# Online Marketing Tips



## JV Marketing (Nov 20, 2009)

Despite the fact that SEO is a must-deploy strategy, this aspect of marketing is jammed with confusing messages: fly-by-night “secret” strategies, high-risk black-hat tactics, and short-term short-burn tricks, under which lie buried usable and proven techniques. 

Many DIY SEO strategies fail to yield anywhere near ideal streams of traffic and many more mistakenly use contrary techniques that can destroy whatever search engine ranking you have gotten.

If anyone from this forum has a question about how to promote a website on the internet so that you get more traffic and leads send them to me...I'll try to help.

My partner and I have over 15 years of internet marketing experience and would be glad to share it with you.

Now the Question I expect some of you will have is why would this guy do this...what's his angle.

Simple...some in here will want help with the online marketing of their website and do not have the time (or the want to)to do the work themselves. This is just my way of earning that business and my way of saying thank you for allowing me to be part of this forum.

Happy Thanksgiving

Jim


----------



## PressurePros (May 6, 2007)

Jim, what is the URL of your website? I think this is a great thing you are offering but the cynical side of me has to research you a bit. :thumbup:


----------



## nEighter (Nov 14, 2008)

teh joy of interspace...


----------



## JV Marketing (Nov 20, 2009)

cynical is good...I'll give you 2...the first is our new corporate site....we do not promote it and I very seldom mention it. The second is one we set up to promote to Subaru Dealers.

http://www.subarumarketing

We have many more but I think this should be enough for a start 

Jim

PS...last name is Banks....unfortunately Jim Banks is a fairly common name...lol not of all of them have a good reputation....


----------



## aaron61 (Apr 29, 2007)

JV Marketing said:


> cynical is good...I'll give you 2...the first is our new corporate site....we do not promote it and I very seldom mention it. The second is one we set up to promote to Subaru Dealers.
> 
> 
> http://www.subarumarketing
> ...


These are broken links for me?????

But I allready started the google searching awhile ago.


----------



## y.painting (Jul 19, 2009)

JV Marketing said:


> Simple...some in here will want help with the online marketing of their website and do not have the time (or the want to)to do the work themselves. * This is just my way of earning that business* and my way of saying thank you for allowing me to be part of this forum.
> 
> Happy Thanksgiving
> 
> Jim


From the Posting Rules:

"As stated in our Advertising Rules, you may not post advertisements on our site *unless your a local painting contractor* displaying your business info.
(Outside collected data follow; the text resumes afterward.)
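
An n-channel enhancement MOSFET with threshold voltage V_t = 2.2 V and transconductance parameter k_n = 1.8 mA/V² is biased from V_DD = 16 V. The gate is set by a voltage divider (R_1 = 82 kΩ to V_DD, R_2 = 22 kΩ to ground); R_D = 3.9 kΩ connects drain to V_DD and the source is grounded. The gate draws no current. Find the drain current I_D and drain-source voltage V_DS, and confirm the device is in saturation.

I_D ≈ 1.3 mA, V_DS ≈ 11 V

V_G = V_DD·R_2/(R_1+R_2) = 16×22/104 = 3.38 V. With the source grounded, V_GS = V_G = 3.38 V.
Assume saturation: I_D = (k_n/2)(V_GS − V_t)² = (1.8/2)×(3.38 − 2.2)² = 0.9×1.18² = 1.26 mA.
V_DS = V_DD − I_D·R_D = 16 − 1.26×3.9 = 11.1 V.
Saturation requires V_DS ≥ V_GS − V_t = 1.18 V; 11.1 ≥ 1.18 ✓.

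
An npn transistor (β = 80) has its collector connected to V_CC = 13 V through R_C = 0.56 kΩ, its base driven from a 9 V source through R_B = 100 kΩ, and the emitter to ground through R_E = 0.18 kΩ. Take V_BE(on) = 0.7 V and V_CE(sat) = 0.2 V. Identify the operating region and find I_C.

Assume active. Base-emitter loop: I_B = (V_BB − V_BE)/(R_B + (β+1)R_E) = (9 − 0.7)/(100 + 81×0.18) = 0.0724 mA.
I_C = β·I_B = 80×0.0724 = 5.8 mA.
V_CE = V_CC − I_C·R_C − I_E·R_E = 13 − 5.8×0.56 − 5.87×0.18 = 8.7 V > V_CE(sat), so the active-region assumption holds.

active; I_C ≈ 5.8 mA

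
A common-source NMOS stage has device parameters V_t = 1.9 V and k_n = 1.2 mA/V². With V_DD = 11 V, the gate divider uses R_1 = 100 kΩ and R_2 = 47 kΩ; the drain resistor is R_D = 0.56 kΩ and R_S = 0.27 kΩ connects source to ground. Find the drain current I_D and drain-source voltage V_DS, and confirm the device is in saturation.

I_D ≈ 1.1 mA, V_DS ≈ 10 V

V_G = V_DD·R_2/(R_1+R_2) = 11×47/147 = 3.52 V.
Assume saturation: I_D = (k_n/2)(V_GS − V_t)² with V_GS = V_G − I_D·R_S = 3.52 − 0.27·I_D.
Substituting gives 0.0437·I_D² − 1.52·I_D + 1.57 = 0, with roots I_D = 1.06 or 33.8 mA.
The root I_D = 33.8 mA gives V_GS = -5.6 V ≤ V_t, so take I_D = 1.06 mA.
Then V_GS = 3.23 V and V_DS = V_DD − I_D(R_D+R_S) = 11 − 1.06×0.83 = 10.1 V.
Saturation requires V_DS ≥ V_GS − V_t = 1.33 V; 10.1 ≥ 1.33 ✓.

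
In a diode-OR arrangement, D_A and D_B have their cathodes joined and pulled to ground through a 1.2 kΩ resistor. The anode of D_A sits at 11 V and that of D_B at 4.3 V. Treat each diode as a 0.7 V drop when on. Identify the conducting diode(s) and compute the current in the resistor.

Only D_A conducts; I_R ≈ 8.6 mA

Assume both conduct. Then node N would need to be at both 11−0.7 = 10.3 V and 4.3−0.7 = 3.6 V, which is impossible.
Assume only D_A conducts: V_N = 11 − 0.7 = 10.3 V, so I_R = 10.3/1.2 = 8.58 mA.
Check D_B: its anode-to-cathode voltage is 4.3 − 10.3 = -6 V < 0.7 V, so it is off. The assumption is consistent.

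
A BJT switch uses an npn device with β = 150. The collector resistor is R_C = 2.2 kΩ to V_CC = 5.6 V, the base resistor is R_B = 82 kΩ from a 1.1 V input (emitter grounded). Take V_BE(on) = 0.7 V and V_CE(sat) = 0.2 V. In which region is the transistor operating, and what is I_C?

Assume active. Base-emitter loop: I_B = (V_BB − V_BE)/R_B = (1.1 − 0.7)/82 = 0.00488 mA.
I_C = β·I_B = 150×0.00488 = 0.732 mA.
V_CE = V_CC − I_C·R_C = 5.6 − 0.732×2.2 = 3.99 V > V_CE(sat), so the active-region assumption holds.

active; I_C ≈ 0.73 mA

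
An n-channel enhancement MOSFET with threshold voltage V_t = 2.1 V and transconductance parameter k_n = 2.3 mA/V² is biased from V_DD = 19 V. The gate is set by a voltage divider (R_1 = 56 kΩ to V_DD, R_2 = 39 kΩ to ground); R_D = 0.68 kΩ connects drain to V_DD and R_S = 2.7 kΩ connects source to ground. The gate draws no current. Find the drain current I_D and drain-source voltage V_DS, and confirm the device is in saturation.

V_G = V_DD·R_2/(R_1+R_2) = 19×39/95 = 7.8 V.
Assume saturation: I_D = (k_n/2)(V_GS − V_t)² with V_GS = V_G − I_D·R_S = 7.8 − 2.7·I_D.
Substituting gives 8.38·I_D² − 36.4·I_D + 37.4 = 0, with roots I_D = 1.67 or 2.68 mA.
The root I_D = 2.68 mA gives V_GS = 0.575 V ≤ V_t, so take I_D = 1.67 mA.
Then V_GS = 3.3 V and V_DS = V_DD − I_D(R_D+R_S) = 19 − 1.67×3.38 = 13.4 V.
Saturation requires V_DS ≥ V_GS − V_t = 1.2 V; 13.4 ≥ 1.2 ✓.

I_D ≈ 1.7 mA, V_DS ≈ 13 V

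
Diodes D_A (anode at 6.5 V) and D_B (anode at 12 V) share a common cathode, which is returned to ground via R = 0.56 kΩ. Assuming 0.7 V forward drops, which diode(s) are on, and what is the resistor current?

Only D_B conducts; I_R ≈ 20 mA

Assume both conduct. Then node N would need to be at both 6.5−0.7 = 5.8 V and 12−0.7 = 11.3 V, which is impossible.
Assume only D_B conducts: V_N = 12 − 0.7 = 11.3 V, so I_R = 11.3/0.56 = 20.2 mA.
Check D_A: its anode-to-cathode voltage is 6.5 − 11.3 = -4.8 V < 0.7 V, so it is off. The assumption is consistent.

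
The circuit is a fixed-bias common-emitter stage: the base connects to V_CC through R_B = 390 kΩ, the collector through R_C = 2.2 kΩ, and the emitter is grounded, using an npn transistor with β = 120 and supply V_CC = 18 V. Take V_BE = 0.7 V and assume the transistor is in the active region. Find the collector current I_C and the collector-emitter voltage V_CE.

Base loop: V_CC = I_B·R_B + V_BE, so I_B = (18 − 0.7)/390 kΩ = 0.0444 mA.
In the active region I_C = β·I_B = 120 × 0.0444 = 5.32 mA.
Collector loop: V_CE = V_CC − I_C·R_C = 18 − 5.32×2.2 = 6.29 V.
Since V_CE = 6.29 V > V_CE(sat) ≈ 0.2 V, the transistor is in the active region as assumed.

I_C ≈ 5.3 mA, V_CE ≈ 6.3 V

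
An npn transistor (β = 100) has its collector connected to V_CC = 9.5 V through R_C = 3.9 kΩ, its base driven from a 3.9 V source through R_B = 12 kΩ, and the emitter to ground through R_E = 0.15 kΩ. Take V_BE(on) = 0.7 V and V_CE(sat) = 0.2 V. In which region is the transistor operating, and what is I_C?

saturation; I_C ≈ 2.3 mA

Assume active: I_B = (3.9 − 0.7)/(12 + 101×0.15) = 0.118 mA, I_C = β·I_B = 11.8 mA.
Then V_CE = 9.5 − 11.8×3.9 − 11.9×0.15 = -38.3 V < 0.2 V — the active assumption fails.
Re-solve with V_CE = 0.2 V. KCL at the emitter: V_E/R_E = (V_BB−0.7−V_E)/R_B + (V_CC−0.2−V_E)/R_C, giving V_E = 0.378 V.
I_C = (V_CC − 0.2 − V_E)/R_C = (9.3 − 0.378)/3.9 = 2.29 mA.
Check: I_B = (3.2 − 0.378)/12 = 0.235 mA, and β·I_B = 23.5 mA > I_C, confirming saturation.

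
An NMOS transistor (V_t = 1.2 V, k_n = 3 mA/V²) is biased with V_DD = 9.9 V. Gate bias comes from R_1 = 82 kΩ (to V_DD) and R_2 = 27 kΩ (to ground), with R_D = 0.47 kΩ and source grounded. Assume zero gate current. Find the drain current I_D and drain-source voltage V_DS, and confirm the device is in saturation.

I_D ≈ 2.4 mA, V_DS ≈ 8.8 V

V_G = V_DD·R_2/(R_1+R_2) = 9.9×27/109 = 2.45 V. With the source grounded, V_GS = V_G = 2.45 V.
Assume saturation: I_D = (k_n/2)(V_GS − V_t)² = (3/2)×(2.45 − 1.2)² = 1.5×1.25² = 2.35 mA.
V_DS = V_DD − I_D·R_D = 9.9 − 2.35×0.47 = 8.79 V.
Saturation requires V_DS ≥ V_GS − V_t = 1.25 V; 8.79 ≥ 1.25 ✓.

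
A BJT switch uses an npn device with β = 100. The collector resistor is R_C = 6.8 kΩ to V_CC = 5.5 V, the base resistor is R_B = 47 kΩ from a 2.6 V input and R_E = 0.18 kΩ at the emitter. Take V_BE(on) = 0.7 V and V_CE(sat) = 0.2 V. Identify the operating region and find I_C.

saturation; I_C ≈ 0.76 mA

Assume active: I_B = (2.6 − 0.7)/(47 + 101×0.18) = 0.0292 mA, I_C = β·I_B = 2.92 mA.
Then V_CE = 5.5 − 2.92×6.8 − 2.94×0.18 = -14.9 V < 0.2 V — the active assumption fails.
Re-solve with V_CE = 0.2 V. KCL at the emitter: V_E/R_E = (V_BB−0.7−V_E)/R_B + (V_CC−0.2−V_E)/R_C, giving V_E = 0.143 V.
I_C = (V_CC − 0.2 − V_E)/R_C = (5.3 − 0.143)/6.8 = 0.758 mA.
Check: I_B = (1.9 − 0.143)/47 = 0.0374 mA, and β·I_B = 3.74 mA > I_C, confirming saturation.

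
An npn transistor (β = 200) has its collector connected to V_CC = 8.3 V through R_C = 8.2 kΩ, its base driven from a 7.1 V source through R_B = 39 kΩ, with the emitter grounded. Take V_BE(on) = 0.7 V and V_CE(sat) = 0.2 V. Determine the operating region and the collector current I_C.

saturation; I_C ≈ 0.99 mA

Assume active: I_B = (7.1 − 0.7)/39 = 0.164 mA, giving I_C = β·I_B = 32.8 mA.
But then V_CE = 8.3 − 32.8×8.2 = -261 V < V_CE(sat) = 0.2 V — impossible in the active region.
So the transistor is saturated. With V_CE = 0.2 V, I_C = (V_CC − 0.2)/R_C = 8.1/8.2 = 0.988 mA.
Check: β·I_B = 32.8 mA > I_C = 0.988 mA, confirming saturation.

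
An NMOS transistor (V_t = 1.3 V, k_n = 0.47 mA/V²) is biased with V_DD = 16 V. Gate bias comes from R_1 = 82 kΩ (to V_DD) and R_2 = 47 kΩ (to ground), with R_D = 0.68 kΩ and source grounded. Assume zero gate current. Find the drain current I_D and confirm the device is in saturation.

V_G = V_DD·R_2/(R_1+R_2) = 16×47/129 = 5.83 V. With the source grounded, V_GS = V_G = 5.83 V.
Assume saturation: I_D = (k_n/2)(V_GS − V_t)² = (0.47/2)×(5.83 − 1.3)² = 0.235×4.53² = 4.82 mA.
V_DS = V_DD − I_D·R_D = 16 − 4.82×0.68 = 12.7 V.
Saturation requires V_DS ≥ V_GS − V_t = 4.53 V; 12.7 ≥ 4.53 ✓.

I_D ≈ 4.8 mA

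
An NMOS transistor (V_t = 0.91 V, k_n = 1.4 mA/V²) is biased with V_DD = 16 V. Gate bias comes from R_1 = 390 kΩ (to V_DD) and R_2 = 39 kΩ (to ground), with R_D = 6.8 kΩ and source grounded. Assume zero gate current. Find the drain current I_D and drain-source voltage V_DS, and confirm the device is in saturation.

I_D ≈ 0.21 mA, V_DS ≈ 15 V

V_G = V_DD·R_2/(R_1+R_2) = 16×39/429 = 1.45 V. With the source grounded, V_GS = V_G = 1.45 V.
Assume saturation: I_D = (k_n/2)(V_GS − V_t)² = (1.4/2)×(1.45 − 0.91)² = 0.7×0.545² = 0.208 mA.
V_DS = V_DD − I_D·R_D = 16 − 0.208×6.8 = 14.6 V.
Saturation requires V_DS ≥ V_GS − V_t = 0.545 V; 14.6 ≥ 0.545 ✓.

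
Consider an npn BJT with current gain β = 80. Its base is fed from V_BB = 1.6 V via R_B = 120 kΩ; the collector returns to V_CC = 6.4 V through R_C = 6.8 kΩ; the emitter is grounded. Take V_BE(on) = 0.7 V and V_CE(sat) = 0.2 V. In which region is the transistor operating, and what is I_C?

Assume active. Base-emitter loop: I_B = (V_BB − V_BE)/R_B = (1.6 − 0.7)/120 = 0.0075 mA.
I_C = β·I_B = 80×0.0075 = 0.6 mA.
V_CE = V_CC − I_C·R_C = 6.4 − 0.6×6.8 = 2.32 V > V_CE(sat), so the active-region assumption holds.

active; I_C ≈ 0.6 mA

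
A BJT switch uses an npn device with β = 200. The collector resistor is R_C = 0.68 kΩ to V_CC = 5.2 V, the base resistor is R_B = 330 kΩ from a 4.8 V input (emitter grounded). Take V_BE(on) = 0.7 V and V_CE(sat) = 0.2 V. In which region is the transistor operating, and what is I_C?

active; I_C ≈ 2.5 mA

Assume active. Base-emitter loop: I_B = (V_BB − V_BE)/R_B = (4.8 − 0.7)/330 = 0.0124 mA.
I_C = β·I_B = 200×0.0124 = 2.48 mA.
V_CE = V_CC − I_C·R_C = 5.2 − 2.48×0.68 = 3.51 V > V_CE(sat), so the active-region assumption holds.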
Members who try to sell products and/or services to painting contractors will have their accounts revoked."

*What type of advertising is NOT allowed?*
Users who post messages that promote any products or services that they sell or provide will be deleted."

Mods?


----------



## PressurePros (May 6, 2007)

y.painting said:


> From the Posting Rules:
> 
> "As stated in our Advertising Rules, you may not post advertisements on our site *unless your a local painting contractor* displaying your business info. Members who try to sell products and/or services to painting contractors will have their accounts revoked."
> 
> ...


That was my fault. I asked him for the links.


----------



## JV Marketing (Nov 20, 2009)

thought I might get in trouble for that....I apologize for the trouble. I'm not really trying to advertise was just attempting to fill a request.

Hope you have a Happy Thanksgiving

Jim


----------



## JV Marketing (Nov 20, 2009)

> But I allready started the google searching awhile ago.


I'd be curious to see what you find out about me....

Jim


----------



## PressurePros (May 6, 2007)

Sorry to throw you under the bus, Jim. SEO is one area I am very interested in as are many of us. I understand this is what you do so asking for free advice would have its limitations. I look forward to your contributions.


----------



## Outback Painting (Nov 21, 2009)

I would be really interested in getting some SEO tips. I have a marketing guru starting to work on my business and she claims she has techniques that work better and quicker than SEO. Not sure what they are since I haven't paid her yet.


----------



## RCP (Apr 18, 2007)

Would love to hear those ideas if you can share them.
JV was banned after some members reported his posts as he was not a painter. He is posting at http://www.contractortalk.com/, as are other marketing gurus. Also look for carlsore and cbscreative, they have a lot of good info.


----------